Tidak hanya di pulau Sumatera saja, Kerajaan Pagaruyung juga memiliki daerah kekuasaan hingga Negeri Sembilan Malaysia.
Kerajaan Pagaruyung juga mempunyai sistem pemerintahannya sendiri. Adityawarman menerapkan sistem pemerintahan kerajaandan memperkenalkannya.
Bahkan, sistem pemerintahan yang dibangunnya, juga mirip dengan yang digunakan oleh Kerajaan Majapahit kala itu. Lebih dari itu, kekuatan Adityawarman cukup kuat dan mendominasi pulau Sumatera.
Hal itu didukung dengan gelar Maharajadiraja yang disandangnya, serta disebut dalam arca Amoghapasa, di hulu sungai Batang Hari. Statusnya sebagai raja, turut dibantu oleh Datuk Parpatih nan Sabatang dan Katumanggungan.
Dengan ini, Adityawarman membawa Kerajaan Pagaruyung meraih masa kejayaannya. Ia menjalin kerjasama dengan sejumlah kerajaan-kerajaan lain, baik dalam bidang perdagangan, maritim, dan yang lainnya.
Salah satunya adalah Kerajaan Majapahit, yang mana Adityawarman sebelumnya merupakan petinggi dari kerajaan tersebut.
Bukan hanya itu, Kerajaan Pagaruyung juga menjalin kerjasama dengan kerajaan kecil. Bahkan, Kerajaan Pagaruyung menjalin kerjasama dengan Cina, dan sempat mengirim utusannya ke sana.
Tidak hanya soal menjalin kerjasama dengan kerajaan lain, Kerajaan Pagaruyung juga mendapati pengaruh dari beberapa agama dunia. Pertama, Kerajaan Pagaruyung mulai dipengaruhi oleh masuknya agama Hindu-Budha, pada abad ke 13 masehi.

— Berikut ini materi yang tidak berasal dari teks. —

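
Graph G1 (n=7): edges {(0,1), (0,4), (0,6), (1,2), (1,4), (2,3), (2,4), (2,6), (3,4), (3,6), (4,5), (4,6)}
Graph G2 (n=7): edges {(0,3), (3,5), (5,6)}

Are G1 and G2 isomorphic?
No, not isomorphic

The graphs are NOT isomorphic.

Connected components of G1: 1 component(s) with vertex sets [[0, 1, 2, 3, 4, 5, 6]], sizes [7].
Connected components of G2: 4 component(s) with vertex sets [[1], [2], [4], [0, 3, 5, 6]], sizes [1, 1, 1, 4].
The number of connected components (and the multiset of component sizes) is an isomorphism invariant — an isomorphism maps each component of G1 bijectively onto a component of G2. Since G1 has 1 component(s) and G2 has 4, they cannot be isomorphic.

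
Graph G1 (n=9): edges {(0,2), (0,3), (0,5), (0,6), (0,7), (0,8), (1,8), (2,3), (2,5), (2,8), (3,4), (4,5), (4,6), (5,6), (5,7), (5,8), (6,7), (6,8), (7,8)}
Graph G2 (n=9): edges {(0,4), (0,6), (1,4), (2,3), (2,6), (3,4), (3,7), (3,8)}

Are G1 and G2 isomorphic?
No, not isomorphic

The graphs are NOT isomorphic.

Connected components of G1: 1 component(s) with vertex sets [[0, 1, 2, 3, 4, 5, 6, 7, 8]], sizes [9].
Connected components of G2: 2 component(s) with vertex sets [[5], [0, 1, 2, 3, 4, 6, 7, 8]], sizes [1, 8].
The number of connected components (and the multiset of component sizes) is an isomorphism invariant — an isomorphism maps each component of G1 bijectively onto a component of G2. Since G1 has 1 component(s) and G2 has 2, they cannot be isomorphic.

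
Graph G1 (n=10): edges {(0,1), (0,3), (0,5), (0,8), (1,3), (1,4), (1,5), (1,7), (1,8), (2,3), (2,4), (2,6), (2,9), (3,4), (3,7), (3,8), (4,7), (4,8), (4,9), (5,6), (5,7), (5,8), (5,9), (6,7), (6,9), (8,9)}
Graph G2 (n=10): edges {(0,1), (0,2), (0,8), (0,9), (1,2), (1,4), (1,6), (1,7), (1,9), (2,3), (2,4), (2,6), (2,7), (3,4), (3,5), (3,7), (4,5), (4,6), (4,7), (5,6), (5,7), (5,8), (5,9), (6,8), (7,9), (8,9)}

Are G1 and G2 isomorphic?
Yes, isomorphic

The graphs are isomorphic.
One valid mapping φ: V(G1) → V(G2): 0→3, 1→4, 2→0, 3→2, 4→1, 5→5, 6→8, 7→6, 8→7, 9→9

Verify φ preserves adjacency — for each edge of G1, its image is an edge of G2:
  (0,1) → (φ(0),φ(1)) = (3,4) ∈ E(G2) ✓
  (0,3) → (φ(0),φ(3)) = (2,3) ∈ E(G2) ✓
  (0,5) → (φ(0),φ(5)) = (3,5) ∈ E(G2) ✓
  (0,8) → (φ(0),φ(8)) = (3,7) ∈ E(G2) ✓
  (1,3) → (φ(1),φ(3)) = (2,4) ∈ E(G2) ✓
  (1,4) → (φ(1),φ(4)) = (1,4) ∈ E(G2) ✓
  (1,5) → (φ(1),φ(5)) = (4,5) ∈ E(G2) ✓
  (1,7) → (φ(1),φ(7)) = (4,6) ∈ E(G2) ✓
  (1,8) → (φ(1),φ(8)) = (4,7) ∈ E(G2) ✓
  (2,3) → (φ(2),φ(3)) = (0,2) ∈ E(G2) ✓
  (2,4) → (φ(2),φ(4)) = (0,1) ∈ E(G2) ✓
  (2,6) → (φ(2),φ(6)) = (0,8) ∈ E(G2) ✓
  (2,9) → (φ(2),φ(9)) = (0,9) ∈ E(G2) ✓
  (3,4) → (φ(3),φ(4)) = (1,2) ∈ E(G2) ✓
  (3,7) → (φ(3),φ(7)) = (2,6) ∈ E(G2) ✓
  (3,8) → (φ(3),φ(8)) = (2,7) ∈ E(G2) ✓
  (4,7) → (φ(4),φ(7)) = (1,6) ∈ E(G2) ✓
  (4,8) → (φ(4),φ(8)) = (1,7) ∈ E(G2) ✓
  (4,9) → (φ(4),φ(9)) = (1,9) ∈ E(G2) ✓
  (5,6) → (φ(5),φ(6)) = (5,8) ∈ E(G2) ✓
  (5,7) → (φ(5),φ(7)) = (5,6) ∈ E(G2) ✓
  (5,8) → (φ(5),φ(8)) = (5,7) ∈ E(G2) ✓
  (5,9) → (φ(5),φ(9)) = (5,9) ∈ E(G2) ✓
  (6,7) → (φ(6),φ(7)) = (6,8) ∈ E(G2) ✓
  (6,9) → (φ(6),φ(9)) = (8,9) ∈ E(G2) ✓
  (8,9) → (φ(8),φ(9)) = (7,9) ∈ E(G2) ✓
All 26 edges of G1 map to edges of G2, and |E(G1)| = |E(G2)| = 26, so φ is a bijection on edges as well as vertices. Hence G1 ≅ G2.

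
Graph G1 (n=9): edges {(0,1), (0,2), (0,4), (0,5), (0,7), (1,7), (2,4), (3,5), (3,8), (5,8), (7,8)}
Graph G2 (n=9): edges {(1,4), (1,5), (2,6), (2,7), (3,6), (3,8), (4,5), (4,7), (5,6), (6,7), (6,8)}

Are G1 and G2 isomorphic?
Yes, isomorphic

The graphs are isomorphic.
One valid mapping φ: V(G1) → V(G2): 0→6, 1→2, 2→8, 3→1, 4→3, 5→5, 6→0, 7→7, 8→4

Verify φ preserves adjacency — for each edge of G1, its image is an edge of G2:
  (0,1) → (φ(0),φ(1)) = (2,6) ∈ E(G2) ✓
  (0,2) → (φ(0),φ(2)) = (6,8) ∈ E(G2) ✓
  (0,4) → (φ(0),φ(4)) = (3,6) ∈ E(G2) ✓
  (0,5) → (φ(0),φ(5)) = (5,6) ∈ E(G2) ✓
  (0,7) → (φ(0),φ(7)) = (6,7) ∈ E(G2) ✓
  (1,7) → (φ(1),φ(7)) = (2,7) ∈ E(G2) ✓
  (2,4) → (φ(2),φ(4)) = (3,8) ∈ E(G2) ✓
  (3,5) → (φ(3),φ(5)) = (1,5) ∈ E(G2) ✓
  (3,8) → (φ(3),φ(8)) = (1,4) ∈ E(G2) ✓
  (5,8) → (φ(5),φ(8)) = (4,5) ∈ E(G2) ✓
  (7,8) → (φ(7),φ(8)) = (4,7) ∈ E(G2) ✓
All 11 edges of G1 map to edges of G2, and |E(G1)| = |E(G2)| = 11, so φ is a bijection on edges as well as vertices. Hence G1 ≅ G2.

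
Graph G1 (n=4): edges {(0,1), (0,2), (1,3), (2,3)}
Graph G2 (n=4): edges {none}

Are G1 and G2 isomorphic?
No, not isomorphic

The graphs are NOT isomorphic.

Connected components of G1: 1 component(s) with vertex sets [[0, 1, 2, 3]], sizes [4].
Connected components of G2: 4 component(s) with vertex sets [[0], [1], [2], [3]], sizes [1, 1, 1, 1].
The number of connected components (and the multiset of component sizes) is an isomorphism invariant — an isomorphism maps each component of G1 bijectively onto a component of G2. Since G1 has 1 component(s) and G2 has 4, they cannot be isomorphic.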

Dua abad setelah itu, Kerajaan Pagaruyung juga ikut dipengaruhi dengan masuknya ajaran agama islam, melalui para musafir dan pemuka agama yang datang dari Aceh hingga Malaka.
Setiap kerajaan pastilah akan merasakan di keadaan yang lemah. Hal itu juga berlaku pada Kerajaan Pagaruyung.
Kerajaan tersebut mulai melemah kekuasaanya, yang diakibatkan oleh kuatnya pengaruh Kesultanan Aceh, yang mana mulai bergerak menguasai wilayah-wilayah yang berada di pesisir barat Sumatera. Tentu hal itu membuat wilayah Kerajaan Pagaruyung menyusut menjadi kecil.
Sampai pada akhirnya, Kerajaan Pagaruyung runtuh yang disebabkan oleh sejumlah faktor, mulai dari imbas perang Padri, hingga campur tangan Belanda pada abad ke 19.